Los últimos treinta y dos años han sido gestionados por la Junta de Andalucía en los que se han promovido acciones de incremento de su patrimonio con la adquisición del tholos de El Romeral y el dolmen de Viera, el Centro de Recepción de Visitantes y el Museo de Sitio de los Dólmenes de Antequera, entre otros. Desde el punto de vista de la protección se ha declarado Bien de Interés Cultural con la categoría de Zona Arqueológica los Dólmenes de Antequera, la Peña de los Enamorados y muy recientemente la cueva del Toro en El Torcal.

Todo un proceso encaminado a la valorización del sitio para lograr la tutela patrimonial efectiva, enfatizando la importancia de la investigación y la generación de conocimiento como estrategia fundamental y hacer, así, la transferencia a la ciudadanía como depositaria del mismo, porque -de acuerdo con el mandato del legislador- «Todas las medidas […] que la Ley establece sólo cobran sentido si, al final, conducen a que un número cada vez mayor de ciudadanos pueda contemplar y disfrutar las obras que son herencia de la capacidad colectiva de un pueblo. Porque […] estos bienes deben estar adecuadamente puestos al servicio de la colectividad en el convencimiento de que con su disfrute se facilita el acceso a la cultura y que ésta, en definitiva, es camino seguro hacia la libertad de los pueblos». Así figura en el preámbulo de la Ley del Patrimonio Histórico Español.

Es por ello que la Junta de Andalucía para alcanzar un nivel de excelencia patrimonial impulsó la Candidatura del Sitio de los Dólmenes de Antequera a la Lista Representativa de Patrimonio Mundial de la Unesco.

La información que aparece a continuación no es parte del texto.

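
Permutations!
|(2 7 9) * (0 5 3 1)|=|(0 5 3 1)(2 7 9)|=12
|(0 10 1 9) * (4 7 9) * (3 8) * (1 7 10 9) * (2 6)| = |(0 9)(1 4 10 7)(2 6)(3 8)| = 4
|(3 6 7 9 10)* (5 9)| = 6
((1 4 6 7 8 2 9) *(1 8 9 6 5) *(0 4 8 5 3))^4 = (0 4 3)(1 7 8 9 2 5 6)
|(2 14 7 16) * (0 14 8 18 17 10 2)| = 20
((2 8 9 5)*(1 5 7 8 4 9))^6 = ((1 5 2 4 9 7 8))^6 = (1 8 7 9 4 2 5)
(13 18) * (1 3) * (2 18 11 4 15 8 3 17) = [0, 17, 18, 1, 15, 5, 6, 7, 3, 9, 10, 4, 12, 11, 14, 8, 16, 2, 13] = (1 17 2 18 13 11 4 15 8 3)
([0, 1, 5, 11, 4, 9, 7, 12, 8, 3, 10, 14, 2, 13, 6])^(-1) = [0, 1, 12, 9, 4, 2, 14, 6, 8, 5, 10, 3, 7, 13, 11]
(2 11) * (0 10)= [10, 1, 11, 3, 4, 5, 6, 7, 8, 9, 0, 2]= (0 10)(2 11)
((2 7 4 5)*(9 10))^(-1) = ((2 7 4 5)(9 10))^(-1) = (2 5 4 7)(9 10)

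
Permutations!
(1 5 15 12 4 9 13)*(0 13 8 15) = (0 13 1 5)(4 9 8 15 12) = [13, 5, 2, 3, 9, 0, 6, 7, 15, 8, 10, 11, 4, 1, 14, 12]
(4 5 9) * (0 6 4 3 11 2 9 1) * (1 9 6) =[1, 0, 6, 11, 5, 9, 4, 7, 8, 3, 10, 2] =(0 1)(2 6 4 5 9 3 11)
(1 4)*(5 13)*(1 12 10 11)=(1 4 12 10 11)(5 13)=[0, 4, 2, 3, 12, 13, 6, 7, 8, 9, 11, 1, 10, 5]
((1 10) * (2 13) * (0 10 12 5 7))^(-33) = (0 12)(1 7)(2 13)(5 10)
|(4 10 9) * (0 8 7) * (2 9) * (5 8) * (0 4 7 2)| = 8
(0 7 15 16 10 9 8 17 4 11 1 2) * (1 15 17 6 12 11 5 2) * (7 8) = (0 8 6 12 11 15 16 10 9 7 17 4 5 2) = [8, 1, 0, 3, 5, 2, 12, 17, 6, 7, 9, 15, 11, 13, 14, 16, 10, 4]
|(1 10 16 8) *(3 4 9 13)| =|(1 10 16 8)(3 4 9 13)| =4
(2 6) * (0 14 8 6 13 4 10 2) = (0 14 8 6)(2 13 4 10) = [14, 1, 13, 3, 10, 5, 0, 7, 6, 9, 2, 11, 12, 4, 8]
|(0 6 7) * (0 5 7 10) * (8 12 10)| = |(0 6 8 12 10)(5 7)| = 10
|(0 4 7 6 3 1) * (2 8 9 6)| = |(0 4 7 2 8 9 6 3 1)| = 9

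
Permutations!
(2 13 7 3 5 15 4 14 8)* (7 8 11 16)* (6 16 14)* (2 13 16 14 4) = (2 16 7 3 5 15)(4 6 14 11)(8 13) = [0, 1, 16, 5, 6, 15, 14, 3, 13, 9, 10, 4, 12, 8, 11, 2, 7]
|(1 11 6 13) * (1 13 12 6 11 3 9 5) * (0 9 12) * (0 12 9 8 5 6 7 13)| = 10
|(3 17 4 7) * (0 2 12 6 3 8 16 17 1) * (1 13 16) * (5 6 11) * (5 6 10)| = 26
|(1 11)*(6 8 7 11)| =5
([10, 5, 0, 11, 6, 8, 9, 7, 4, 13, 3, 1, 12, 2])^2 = [3, 8, 10, 1, 9, 4, 13, 7, 6, 2, 11, 5, 12, 0]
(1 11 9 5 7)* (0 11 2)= (0 11 9 5 7 1 2)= [11, 2, 0, 3, 4, 7, 6, 1, 8, 5, 10, 9]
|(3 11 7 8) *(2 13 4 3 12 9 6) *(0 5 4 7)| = |(0 5 4 3 11)(2 13 7 8 12 9 6)| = 35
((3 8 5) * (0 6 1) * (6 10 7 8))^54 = (0 6 5 7)(1 3 8 10)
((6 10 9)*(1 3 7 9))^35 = ((1 3 7 9 6 10))^35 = (1 10 6 9 7 3)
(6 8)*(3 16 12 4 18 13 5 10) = (3 16 12 4 18 13 5 10)(6 8) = [0, 1, 2, 16, 18, 10, 8, 7, 6, 9, 3, 11, 4, 5, 14, 15, 12, 17, 13]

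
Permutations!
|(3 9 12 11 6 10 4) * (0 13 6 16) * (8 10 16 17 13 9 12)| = 12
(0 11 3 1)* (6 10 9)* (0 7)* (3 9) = (0 11 9 6 10 3 1 7) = [11, 7, 2, 1, 4, 5, 10, 0, 8, 6, 3, 9]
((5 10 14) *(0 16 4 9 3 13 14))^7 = ((0 16 4 9 3 13 14 5 10))^7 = (0 5 13 9 16 10 14 3 4)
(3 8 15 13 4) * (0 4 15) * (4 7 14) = (0 7 14 4 3 8)(13 15) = [7, 1, 2, 8, 3, 5, 6, 14, 0, 9, 10, 11, 12, 15, 4, 13]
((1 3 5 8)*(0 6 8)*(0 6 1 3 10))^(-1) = ((0 1 10)(3 5 6 8))^(-1) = (0 10 1)(3 8 6 5)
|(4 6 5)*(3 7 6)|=5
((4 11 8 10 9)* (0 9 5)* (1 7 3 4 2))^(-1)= ((0 9 2 1 7 3 4 11 8 10 5))^(-1)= (0 5 10 8 11 4 3 7 1 2 9)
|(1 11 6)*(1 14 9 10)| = 6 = |(1 11 6 14 9 10)|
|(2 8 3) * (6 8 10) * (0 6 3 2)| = |(0 6 8 2 10 3)| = 6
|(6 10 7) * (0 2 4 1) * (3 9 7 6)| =12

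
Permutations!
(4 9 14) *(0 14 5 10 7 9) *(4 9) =[14, 1, 2, 3, 0, 10, 6, 4, 8, 5, 7, 11, 12, 13, 9] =(0 14 9 5 10 7 4)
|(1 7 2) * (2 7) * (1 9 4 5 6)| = |(1 2 9 4 5 6)| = 6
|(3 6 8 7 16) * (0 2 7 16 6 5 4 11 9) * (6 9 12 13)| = 36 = |(0 2 7 9)(3 5 4 11 12 13 6 8 16)|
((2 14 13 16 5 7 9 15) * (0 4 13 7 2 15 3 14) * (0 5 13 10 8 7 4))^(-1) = (2 5)(3 9 7 8 10 4 14)(13 16)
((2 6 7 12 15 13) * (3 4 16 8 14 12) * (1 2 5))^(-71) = ((1 2 6 7 3 4 16 8 14 12 15 13 5))^(-71) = (1 8 2 14 6 12 7 15 3 13 4 5 16)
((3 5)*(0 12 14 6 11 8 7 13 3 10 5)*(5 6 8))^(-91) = ((0 12 14 8 7 13 3)(5 10 6 11))^(-91) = (14)(5 10 6 11)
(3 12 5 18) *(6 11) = (3 12 5 18)(6 11) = [0, 1, 2, 12, 4, 18, 11, 7, 8, 9, 10, 6, 5, 13, 14, 15, 16, 17, 3]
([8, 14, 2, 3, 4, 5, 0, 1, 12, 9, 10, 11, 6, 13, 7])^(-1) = [6, 7, 2, 3, 4, 5, 12, 14, 0, 9, 10, 11, 8, 13, 1]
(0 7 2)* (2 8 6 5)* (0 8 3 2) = (0 7 3 2 8 6 5) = [7, 1, 8, 2, 4, 0, 5, 3, 6]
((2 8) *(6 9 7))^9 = ((2 8)(6 9 7))^9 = (9)(2 8)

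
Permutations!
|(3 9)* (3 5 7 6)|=5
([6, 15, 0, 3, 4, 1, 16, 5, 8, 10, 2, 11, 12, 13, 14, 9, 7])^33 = [7, 10, 16, 3, 4, 9, 5, 15, 8, 0, 6, 11, 12, 13, 14, 2, 1]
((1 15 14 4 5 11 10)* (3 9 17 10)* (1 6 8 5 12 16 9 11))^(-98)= ((1 15 14 4 12 16 9 17 10 6 8 5)(3 11))^(-98)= (1 8 10 9 12 14)(4 15 5 6 17 16)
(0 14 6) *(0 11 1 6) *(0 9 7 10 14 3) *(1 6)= (0 3)(6 11)(7 10 14 9)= [3, 1, 2, 0, 4, 5, 11, 10, 8, 7, 14, 6, 12, 13, 9]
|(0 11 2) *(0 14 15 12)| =6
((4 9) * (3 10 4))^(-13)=(3 9 4 10)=((3 10 4 9))^(-13)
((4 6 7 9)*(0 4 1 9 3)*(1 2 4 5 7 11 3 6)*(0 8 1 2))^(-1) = (0 9 1 8 3 11 6 7 5)(2 4)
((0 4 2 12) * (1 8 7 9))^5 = ((0 4 2 12)(1 8 7 9))^5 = (0 4 2 12)(1 8 7 9)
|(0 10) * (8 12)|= |(0 10)(8 12)|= 2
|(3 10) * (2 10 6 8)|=5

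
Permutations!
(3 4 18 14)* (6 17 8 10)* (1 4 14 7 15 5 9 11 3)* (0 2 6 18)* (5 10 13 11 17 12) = (0 2 6 12 5 9 17 8 13 11 3 14 1 4)(7 15 10 18) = [2, 4, 6, 14, 0, 9, 12, 15, 13, 17, 18, 3, 5, 11, 1, 10, 16, 8, 7]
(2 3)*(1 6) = (1 6)(2 3) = [0, 6, 3, 2, 4, 5, 1]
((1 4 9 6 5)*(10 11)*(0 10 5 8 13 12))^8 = (0 8 4 11 12 6 1 10 13 9 5)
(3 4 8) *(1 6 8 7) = (1 6 8 3 4 7) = [0, 6, 2, 4, 7, 5, 8, 1, 3]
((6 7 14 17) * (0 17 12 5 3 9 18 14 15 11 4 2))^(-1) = (0 2 4 11 15 7 6 17)(3 5 12 14 18 9)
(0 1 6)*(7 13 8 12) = (0 1 6)(7 13 8 12) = [1, 6, 2, 3, 4, 5, 0, 13, 12, 9, 10, 11, 7, 8]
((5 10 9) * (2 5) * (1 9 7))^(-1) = (1 7 10 5 2 9)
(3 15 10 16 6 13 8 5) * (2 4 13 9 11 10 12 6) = [0, 1, 4, 15, 13, 3, 9, 7, 5, 11, 16, 10, 6, 8, 14, 12, 2] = (2 4 13 8 5 3 15 12 6 9 11 10 16)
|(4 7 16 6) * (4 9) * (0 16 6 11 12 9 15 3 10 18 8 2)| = 14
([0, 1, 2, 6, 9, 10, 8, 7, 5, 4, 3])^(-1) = [0, 1, 2, 10, 9, 8, 3, 7, 6, 4, 5]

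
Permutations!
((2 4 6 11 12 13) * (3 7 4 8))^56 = (2 3 4 11 13 8 7 6 12)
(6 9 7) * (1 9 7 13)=(1 9 13)(6 7)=[0, 9, 2, 3, 4, 5, 7, 6, 8, 13, 10, 11, 12, 1]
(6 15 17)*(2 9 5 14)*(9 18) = (2 18 9 5 14)(6 15 17) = [0, 1, 18, 3, 4, 14, 15, 7, 8, 5, 10, 11, 12, 13, 2, 17, 16, 6, 9]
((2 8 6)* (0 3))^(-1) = (0 3)(2 6 8)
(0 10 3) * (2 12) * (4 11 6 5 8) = (0 10 3)(2 12)(4 11 6 5 8) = [10, 1, 12, 0, 11, 8, 5, 7, 4, 9, 3, 6, 2]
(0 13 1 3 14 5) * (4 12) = (0 13 1 3 14 5)(4 12) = [13, 3, 2, 14, 12, 0, 6, 7, 8, 9, 10, 11, 4, 1, 5]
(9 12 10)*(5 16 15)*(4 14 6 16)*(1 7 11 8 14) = (1 7 11 8 14 6 16 15 5 4)(9 12 10) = [0, 7, 2, 3, 1, 4, 16, 11, 14, 12, 9, 8, 10, 13, 6, 5, 15]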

Para definir el Valor Universal Excepcional del bien propuesto hemos contado con la asesoría científica del doctor Michael Hoskin, catedrático emérito de Historia de la Ciencia de la Universidad de Cambridge y de una pléyade de investigadoras e investigadores de las universidades de Málaga, Sevilla, Granada, Alcalá de Henares, La Laguna y Southampton.

Hoy me gustaría hacer un homenaje. A las comunidades constructoras de las tres grandes arquitecturas europeas en Antequera, a los hombres y mujeres que contribuyeron a su levantamiento, a las mujeres y hombres de la ciudad antigua, a los antequeranos y antequeranas de todas las épocas que han mantenido este lugar de memoria desde el neolítico hace siete mil años hasta la actualidad con el cementerio de Antequera a los pies del gran túmulo de Menga y con la Peña mirando al cielo bajo el telón de fondo de la Sierra de El Torcal. A Antequera que, en palabras de nuestro académico Damián Álvarez, era antes que fuera.

No contemplemos estos dólmenes tan solo como excepcionales vestigios del pasado. Ni siquiera como fragmentos de un paisaje que la memoria recuerda porque nuestra propia naturaleza humana sigue encerrada ahí, en esos tres sobrecogedores espacios sin tiempo.

Observándolos, entendemos mejor nuestro presente. Su pervivencia nos desconcierta. Su fuerza gravitatoria nos fascina porque siguen 6.000 años después contándonos historias de perduración y fragilidad. Tal vez esperando de nosotros, sus ancestros actuales, algo más que una mirada compasiva.